ACTNews, JAYAWIJAYA, MENTAWAI - Cold air surrounded the Al-Istiqomah Islamic Boarding School in Walesi Village, Wamena, Jayawijaya, Friday (5/10). For those not accustomed to doing outdoor activities in the cold, it may take a while for them to adjust to the freezing cold especially when it is raining.
A traditional Papuan house known as Honai stood in one corner of the pesantren (Islamic boarding school) complex. In addition, there is another building used for teaching and learning activities. The students consist of local Wamena residents, both native Papuan children and those whose parents come to Papua for work. However, in the pesantren, they study together side by side and coexist peacefully.
Hendra, one of the teachers at the Al-Istiqomah Islamic Boarding School, told the Aksi Cepat Tanggap team that students study in the pesantren for free. The school also fulfill their basic needs. "We don't have permanent benefactors. We live here despite limited conditions. But it does not dampen the students’ spirit to study," he said.

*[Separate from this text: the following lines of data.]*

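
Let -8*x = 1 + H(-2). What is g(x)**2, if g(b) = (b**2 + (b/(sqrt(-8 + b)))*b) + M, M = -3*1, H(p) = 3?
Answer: (187 + I*sqrt(34))**2/4624 ≈ 7.5551 + 0.47162*I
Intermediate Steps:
x = -1/2 (x = -(1 + 3)/8 = -1/8*4 = -1/2 ≈ -0.50000)
M = -3
g(b) = -3 + b**2 + b**2/sqrt(-8 + b) (g(b) = (b**2 + (b/(sqrt(-8 + b)))*b) - 3 = (b**2 + (b/sqrt(-8 + b))*b) - 3 = (b**2 + b**2/sqrt(-8 + b)) - 3 = -3 + b**2 + b**2/sqrt(-8 + b))
g(x)**2 = (-3 + (-1/2)**2 + (-1/2)**2/sqrt(-8 - 1/2))**2 = (-3 + 1/4 + 1/(4*sqrt(-17/2)))**2 = (-3 + 1/4 + (-I*sqrt(34)/17)/4)**2 = (-3 + 1/4 - I*sqrt(34)/68)**2 = (-11/4 - I*sqrt(34)/68)**2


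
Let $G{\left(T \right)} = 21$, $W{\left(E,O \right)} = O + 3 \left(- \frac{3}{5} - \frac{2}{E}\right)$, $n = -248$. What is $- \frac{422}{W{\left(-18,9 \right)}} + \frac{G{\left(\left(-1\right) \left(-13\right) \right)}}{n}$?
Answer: $- \frac{1572213}{28024} \approx -56.102$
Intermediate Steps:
$W{\left(E,O \right)} = - \frac{9}{5} + O - \frac{6}{E}$ ($W{\left(E,O \right)} = O + 3 \left(\left(-3\right) \frac{1}{5} - \frac{2}{E}\right) = O + 3 \left(- \frac{3}{5} - \frac{2}{E}\right) = O - \left(\frac{9}{5} + \frac{6}{E}\right) = - \frac{9}{5} + O - \frac{6}{E}$)
$- \frac{422}{W{\left(-18,9 \right)}} + \frac{G{\left(\left(-1\right) \left(-13\right) \right)}}{n} = - \frac{422}{- \frac{9}{5} + 9 - \frac{6}{-18}} + \frac{21}{-248} = - \frac{422}{- \frac{9}{5} + 9 - - \frac{1}{3}} + 21 \left(- \frac{1}{248}\right) = - \frac{422}{- \frac{9}{5} + 9 + \frac{1}{3}} - \frac{21}{248} = - \frac{422}{\frac{113}{15}} - \frac{21}{248} = \left(-422\right) \frac{15}{113} - \frac{21}{248} = - \frac{6330}{113} - \frac{21}{248} = - \frac{1572213}{28024}$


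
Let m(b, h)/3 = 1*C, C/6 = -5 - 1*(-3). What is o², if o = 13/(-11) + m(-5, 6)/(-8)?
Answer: 5329/484 ≈ 11.010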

Similar situation can be found in the Darul Ulum Private Islamic School in Sikakap, Mentawai, West Sumatra. The pesantren, which is located four hours away by speedboat from Padang City, also does not require its students to pay tuition fees. They are given free religious and nonreligious education. In addition, the majority of students who come from underprivileged families also get a place to stay like any other Islamic boarding school.
Handover of food packages to students and teachers at Darul Ulum Private Islamic School in Sikakap in March 2019. (ACTNews)
Last March, ACT had the opportunity to visit Darul Ulum. There are two classrooms that ACT built in 2015. However, only one room is used for learning, while the other room is used as a boarding house for male students. As a substitute, the langgar (small mosque) is used as a classroom for 12th-grade students.
Iswandi, the principal of Darul Ulum Private Islamic School said that his students came from various parts of Sikakap. They are children of underprivileged villagers. Although the school funding is uncertain, they are not required at all to pay for tuition fees. "Our learning space is limited, and we eat poorly, but we will never give up to be religious teachers in Mentawai, especially Sikakap," he said last March.
Many santris, students of Islamic boarding schools, in Indonesia live in limited conditions. They have to face several problems from poor educational facilities to food scarcity. Nevertheless, many remains enthusiastic to continue teaching and learning Islam in the pesantren.